Olsztyński sąd rejonowy wymierzył 3 tys. zł grzywny sołtysowi spod Olsztyna, który w niewłaściwy sposób traktował swojego psa. Zwierzę było wychudzone, zarobaczone, miało rany na grzbiecie i skołtunioną sierść. Sąd zdecydował, że sołtys nie odzyska psa.
Sołtysowi spod Olsztyna w lutym inspektorzy OTOZ Animals odebrali 16-letniego psa, który był uwiązany na łańcuchu. O tym, że pies jest wychudzony i zaniedbany animalsów zawiadomili świadkowie. Sygnał okazał się prawdziwy. Pies Bambi miał sierść zbitą w kołtuny, rany związane z tym, że był bardzo zapchlony i przede wszystkim wychudzony.
Pies trafił do tymczasowych opiekunów. Przez kilka miesięcy był leczony, dziś wygląda zdecydowanie lepiej.
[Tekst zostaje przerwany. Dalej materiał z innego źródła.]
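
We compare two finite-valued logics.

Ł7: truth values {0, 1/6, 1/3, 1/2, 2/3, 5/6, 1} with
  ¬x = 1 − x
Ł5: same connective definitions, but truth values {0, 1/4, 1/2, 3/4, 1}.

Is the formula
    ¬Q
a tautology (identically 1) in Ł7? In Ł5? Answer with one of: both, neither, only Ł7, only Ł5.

In Ł7: at Q = 1/6 the value is 5/6 — not a tautology.
In Ł5: at Q = 1/4 the value is 3/4 — not a tautology.

neither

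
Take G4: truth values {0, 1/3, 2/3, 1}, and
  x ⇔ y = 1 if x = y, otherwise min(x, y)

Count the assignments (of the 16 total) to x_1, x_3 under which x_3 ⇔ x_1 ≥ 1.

x_1 = 0, x_3 = 0 ↦ 1  ≥
x_1 = 0, x_3 = 1/3 ↦ 0  <
x_1 = 0, x_3 = 2/3 ↦ 0  <
x_1 = 0, x_3 = 1 ↦ 0  <
x_1 = 1/3, x_3 = 0 ↦ 0  <
x_1 = 1/3, x_3 = 1/3 ↦ 1  ≥
x_1 = 1/3, x_3 = 2/3 ↦ 1/3  <
x_1 = 1/3, x_3 = 1 ↦ 1/3  <
x_1 = 2/3, x_3 = 0 ↦ 0  <
x_1 = 2/3, x_3 = 1/3 ↦ 1/3  <
x_1 = 2/3, x_3 = 2/3 ↦ 1  ≥
x_1 = 2/3, x_3 = 1 ↦ 2/3  <
x_1 = 1, x_3 = 0 ↦ 0  <
x_1 = 1, x_3 = 1/3 ↦ 1/3  <
x_1 = 1, x_3 = 2/3 ↦ 2/3  <
x_1 = 1, x_3 = 1 ↦ 1  ≥
So 4 of the 16 assignments meet the threshold.

4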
„Zdjęcia, jakie wykonano psu po jego odebraniu dobitnie świadczą o tym, że pies nie był w należyty sposób zaopiekowany. Sąd nie mówi, że pan oskarżony psa głodził, ale starsze zwierzęta wymagają większej uważności i opieki” - mówiła, uzasadniając wyrok, sędzia Aneta Żołnowska. Sędzia podkreśliła też, że pies „zasługuje na coś więcej, niż uwiązanie go na łańcuchu w błocie, nawet jeśli nie na stałe”.
Sąd wymierzając sołtysowi 3 tys. zł grzywny nie przychylił się do prośby sołtysa, by oddać mu psa. „Niech pies dożyje swoich dni w lepszych warunkach” - stwierdziła sędzia.
Sołtysowi nakazano także zapłacenie 1 tys. zł na rzecz schroniska dla zwierząt w Tomarynach, a dla OTOZ Animals sołtys będzie musiał zwrócić koszty pomocy prawnej w tej sprawie.
Sołtys po wyroku nie chciał rozmawiać z mediami. W czasie procesu powiedział, że czuje się niewinny i uważa sprawę za polityczną, by nie mógł wystartować w nadchodzących wyborach.
„Pan może uważać sprawę za polityczną, ale fakty są takie, że pies był wychudzony i zaniedbany” - podkreśliła sędzia.
Przedstawiciele OTOZ Animals powiedzieli, że koszty leczenia Bambiego i opieki nad nim były znacznie większe, niż zasądzona kara ale - jak przyznali - satysfakcjonuje ich to, że sołtys został ukarany.